Posts Tagged ‘image search’

Update on experiment 1

Wednesday, September 3rd, 2008

It transpires that the whole experiment was somewhat misconceived.

To recap: we were having trouble getting images indexed on a certain part of another live site, and on examining the cache of the pages in Google we noted that the images were not appearing. We then identified a couple of candidate reasons why this might be, isolated them and set up some pages here to test which of the reasons might be causing it. 

We successfully identified the cause of the phenomenon.

However, the underlying assumption – that the absence of the image from Google’s cached version was somehow an indication that Google had not indexed the image – was incorrect, as I discovered when looking again at an offending cached page using another browser (in this case IE), which rendered the image.

I suppose that the experiment worked, but the hypothesis unfortunately died.

Bad CSS to blame for non-caching of images

Sunday, August 10th, 2008

The first SEO experiment on the main site was intended to determine which of two possible code faux pas was more likely to be the cause of images not showing up in Google’s Image search results, a problem that had occurred on another site – which is why the test was a little specific in nature, and not very generic.

On examining Google’s cache of the pages in question, it was clear that the main images on those pages were not appearing.
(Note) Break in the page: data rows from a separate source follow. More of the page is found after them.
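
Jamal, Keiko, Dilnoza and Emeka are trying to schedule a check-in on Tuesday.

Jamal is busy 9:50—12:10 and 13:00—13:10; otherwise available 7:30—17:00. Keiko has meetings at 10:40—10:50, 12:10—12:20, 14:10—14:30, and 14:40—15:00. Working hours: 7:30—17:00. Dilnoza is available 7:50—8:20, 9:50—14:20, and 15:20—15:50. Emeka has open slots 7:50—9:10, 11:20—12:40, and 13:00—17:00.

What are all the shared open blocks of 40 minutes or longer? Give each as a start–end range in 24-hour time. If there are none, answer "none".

Jamal free within 07:30–17:00: 07:30–09:50, 12:10–13:00, 13:10–17:00.
Keiko free within 07:30–17:00: 07:30–10:40, 10:50–12:10, 12:20–14:10, 14:30–14:40, 15:00–17:00.
Jamal ∩ Keiko: 07:30–09:50, 12:20–13:00, 13:10–14:10, 14:30–14:40, 15:00–17:00.
Jamal ∩ Keiko ∩ Dilnoza: 07:50–08:20, 12:20–13:00, 13:10–14:10, 15:20–15:50.
Jamal ∩ Keiko ∩ Dilnoza ∩ Emeka: 07:50–08:20, 12:20–12:40, 13:10–14:10, 15:20–15:50.
Windows ≥ 40 min: 13:10–14:10.

13:10–14:10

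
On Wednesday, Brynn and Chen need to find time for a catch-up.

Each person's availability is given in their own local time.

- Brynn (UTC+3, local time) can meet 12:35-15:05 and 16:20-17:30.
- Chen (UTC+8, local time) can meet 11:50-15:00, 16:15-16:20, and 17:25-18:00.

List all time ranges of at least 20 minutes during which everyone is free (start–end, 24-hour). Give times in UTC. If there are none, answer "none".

09:35–10:00

Brynn → UTC: 09:35–12:05, 13:20–14:30.
Chen → UTC: 03:50–07:00, 08:15–08:20, 09:25–10:00.
Brynn ∩ Chen: 09:35–10:00.
Windows ≥ 20 min: 09:35–10:00.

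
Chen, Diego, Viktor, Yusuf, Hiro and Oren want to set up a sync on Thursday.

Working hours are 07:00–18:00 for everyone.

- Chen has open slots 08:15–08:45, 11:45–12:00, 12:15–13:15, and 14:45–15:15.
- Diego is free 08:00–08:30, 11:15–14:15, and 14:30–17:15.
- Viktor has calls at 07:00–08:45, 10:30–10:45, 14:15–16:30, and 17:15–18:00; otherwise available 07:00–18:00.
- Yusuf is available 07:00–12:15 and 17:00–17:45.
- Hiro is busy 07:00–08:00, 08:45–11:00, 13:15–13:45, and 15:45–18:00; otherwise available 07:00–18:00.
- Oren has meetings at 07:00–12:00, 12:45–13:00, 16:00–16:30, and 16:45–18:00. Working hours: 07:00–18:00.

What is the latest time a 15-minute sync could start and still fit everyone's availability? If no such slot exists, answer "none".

Viktor free within 07:00–18:00: 08:45–10:30, 10:45–14:15, 16:30–17:15.
Hiro free within 07:00–18:00: 08:00–08:45, 11:00–13:15, 13:45–15:45.
Oren free within 07:00–18:00: 12:00–12:45, 13:00–16:00, 16:30–16:45.
Chen ∩ Diego: 08:15–08:30, 11:45–12:00, 12:15–13:15, 14:45–15:15.
Chen ∩ Diego ∩ Viktor: 11:45–12:00, 12:15–13:15.
Chen ∩ Diego ∩ Viktor ∩ Yusuf: 11:45–12:00.
Chen ∩ Diego ∩ Viktor ∩ Yusuf ∩ Hiro: 11:45–12:00.
Chen ∩ Diego ∩ Viktor ∩ Yusuf ∩ Hiro ∩ Oren: (none).
Windows ≥ 15 min: (none).

none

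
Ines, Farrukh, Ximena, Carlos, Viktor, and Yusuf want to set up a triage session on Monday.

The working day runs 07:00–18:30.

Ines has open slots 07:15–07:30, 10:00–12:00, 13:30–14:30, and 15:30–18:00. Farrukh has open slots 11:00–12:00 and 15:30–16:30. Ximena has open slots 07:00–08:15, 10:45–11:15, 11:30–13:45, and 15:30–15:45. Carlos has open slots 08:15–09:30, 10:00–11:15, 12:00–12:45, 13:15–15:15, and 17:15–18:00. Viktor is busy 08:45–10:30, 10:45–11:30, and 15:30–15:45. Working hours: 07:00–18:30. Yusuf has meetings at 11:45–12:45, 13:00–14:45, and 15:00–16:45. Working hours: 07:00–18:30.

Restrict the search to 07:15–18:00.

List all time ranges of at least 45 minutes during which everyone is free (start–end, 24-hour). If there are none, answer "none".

Viktor free within 07:00–18:30: 07:00–08:45, 10:30–10:45, 11:30–15:30, 15:45–18:30.
Yusuf free within 07:00–18:30: 07:00–11:45, 12:45–13:00, 14:45–15:00, 16:45–18:30.
Ines ∩ Farrukh: 11:00–12:00, 15:30–16:30.
Ines ∩ Farrukh ∩ Ximena: 11:00–11:15, 11:30–12:00, 15:30–15:45.
Ines ∩ Farrukh ∩ Ximena ∩ Carlos: 11:00–11:15.
Ines ∩ Farrukh ∩ Ximena ∩ Carlos ∩ Viktor: (none).
Ines ∩ Farrukh ∩ Ximena ∩ Carlos ∩ Viktor ∩ Yusuf: (none).
Restricted to 07:15–18:00: (none).
Windows ≥ 45 min: (none).

none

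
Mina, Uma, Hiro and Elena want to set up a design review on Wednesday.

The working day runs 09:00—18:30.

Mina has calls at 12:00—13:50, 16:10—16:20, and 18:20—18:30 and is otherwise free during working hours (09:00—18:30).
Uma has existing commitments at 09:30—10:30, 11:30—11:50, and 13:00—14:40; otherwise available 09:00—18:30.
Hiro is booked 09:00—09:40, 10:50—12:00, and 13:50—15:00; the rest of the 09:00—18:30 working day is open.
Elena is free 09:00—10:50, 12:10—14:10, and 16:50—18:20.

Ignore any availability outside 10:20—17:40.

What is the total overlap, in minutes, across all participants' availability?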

Looking at the code, two possible culprits suggested themselves. 

Firstly, in a rather messy way, classes and ids were being used interchangeably as style selectors for divisions (”divs”), and although there were not any repeated ids, there was a div with a particular id, which was then referenced as a class in another, nested div.

<div id=”blah”>

<div class=”blah”>

[picture and other content]

</div>

</div>

Not invalid HTML, but messy.

The other candidate was some strange-looking CSS code, apparently designed to get over some problem with rendering in IE6 (which may itself have been caused by the messy HTML…)

.hack {
	color: blue;
	font-size: 18px;
	height: 1%;
	overflow: hidden;
	}

It’s the last two lines, obviously, that are the candidates for causing issues. This CSS validates, and the pages render as expected in all browsers that I have tried. Browsers are very forgiving, however…

So, I recreated pages with these problems, including controls and permutations with the different errors.

The conclusion is that it is the CSS hack that is causing the images not to render in Google’s cache. It’s too early to tell whether this is also having an effect on the indexing of these images, because none of the images is yet indexed.

The cache for the badly nested divs page shows the picture, whereas the cache for the CSS-hacked test page does not render the picture.

Does this mean that Google is excluding certain types of “hidden” content, or does it mean that its internal “browser” for rendering its cached pages is a bit more strict about rendering pages accurately? Only when the pages have settled in the index and the images on the test pages have made it (or not) into the image search results will we be able to speculate more intelligently on this.